3つ目は「アッパーを足に密着させる」こと。靴紐をギュッと引っ張るだけでなく、シューズのアッパー部分を足に密着させるようなイメージでフィッティングすることが大切です。

4つ目は「足首周りの隙間が生まれないように意識する」こと。足首周りに隙間ができないよう、アッパーと足首をピタッとくっつけることも重要なポイントです。
そして5つ目は「(蝶々結びの)結び目を固くする」こと。長い距離を走ると靴紐がほどけやすくなるため、しっかりと固く結ぶことも忘れてはいけません。

上記5つのポイントに加え衛守さんは「靴紐を緩めてから着用する」こと、「足首を90度よりも少しつま先を下に向けた、足の力が抜けた状態で靴紐を結ぶ」ことも大切であると補足します。
2種類の靴紐の結び方を伝授!『ダブルアイレット』にも注目
靴紐の結び方には大きく2種類あると衛守さん。それぞれの特徴を理解し、用途に応じて使い分けることで、より快適なランニングが可能になると話します。
穴に対して靴紐が下から上に通る『アンダーラップ』

結び方の1つは、穴に対して靴紐が下から上に通る結び方『アンダーラップ』。足当たりが良く柔軟性が高いのが特徴で、フルマラソンなど長距離を走るランナーに選ばれることの多い通し方です。

靴紐を引っ張る際は横に引っ張りつつ、アッパーを上に持ち上げるようにしながら足を包み込むことがポイント。

衛守さんは「苺大福を作るようなイメージ」で行うと、アッパーが足に密着してフィット感が高まるとアドバイスします。

ただし緩みやすいという側面もあるため、衛守さんはシューズの1番奥の穴を活用することもおすすめしています。
穴に対して上から下に靴紐が通る『オーバーラップ』

もう1つの結び方は、穴に対して上から下に靴紐が通る結び方『オーバーラップ』。固定感・ホールド感が強く、サポート力が高い点が特徴です。

ポイントは靴紐を引っ張る際、1本ずつ確実に引っ張ること。

右に引っ張るときは左手で足をつかみ、左に引っ張るときは右手で足をつかむことで、より効果的なフィッティングが可能になります。
フィット感・安定感が向上『ダブルアイレット』

前述した結び方のほか、さらに高度なテクニックとして衛守さんは『ダブルアイレット』も紹介。『ダブルアイレット』は足首側の2つの穴を活用した蝶々結びのテクニック。かかとのフィット感や足首の安定感を高めつつ、足底のアーチが過度に沈み込むことを防止する上で効果的な結び方です。

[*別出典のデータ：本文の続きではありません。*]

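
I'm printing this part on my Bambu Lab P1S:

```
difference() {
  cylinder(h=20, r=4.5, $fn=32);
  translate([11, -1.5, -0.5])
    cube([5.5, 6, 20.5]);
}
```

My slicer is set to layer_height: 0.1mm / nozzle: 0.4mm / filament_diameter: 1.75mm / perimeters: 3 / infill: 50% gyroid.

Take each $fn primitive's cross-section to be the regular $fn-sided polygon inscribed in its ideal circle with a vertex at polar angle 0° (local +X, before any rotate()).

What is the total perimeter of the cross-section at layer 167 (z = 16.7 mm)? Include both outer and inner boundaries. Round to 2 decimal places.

At z = 16.7 mm: the cylinder: section is a regular 32-gon, circumradius r=4.5 (perimeter = 2·32·4.500·sin(180°/32) = 28.23 mm); the cube at (11, -1.5) (footprint 5.5×6) is included at this height (perimeter 23.00 mm); Taking the first minus the rest: starting from the r=4.5 cylinder, the 5.5×6 cube at (11, -1.5) misses the remaining region (no effect) — boundary = 28.23 mm. Overall, the cross-section is a single solid region. Total boundary length (outer) = 28.23 mm.

28.23 mm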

まず蝶々結びをする穴に靴紐を通したあと、一番奥の空いている穴に上から靴紐を通して輪っかを作成。反対側も同様に輪っかを作り、それぞれの輪っかに反対側から出た靴紐を通し、輪っかを小さくします。あとは通常の靴紐の結び方と同様に蝶々結びをするだけです。


カレンさんは衛守さんの指導通りに靴紐を結んでランニングを体験。「こんなにフィット感がある状態で走ったことは今までない」と驚きの声をあげました。
「足とシューズを一体化させることで、それぞれの機能を最大限引き出す」こと。「紐の結び方でフィット感と走り心地が変わる」こと。そして「自分に合う靴紐の通し方を見つける」ことーー。
靴紐の正しい結び方を知る機会は少ないはず。適切な結び方を知ることで、シューズ本来の性能を引き出し、より快適で安全なランニングが可能になることでしょう。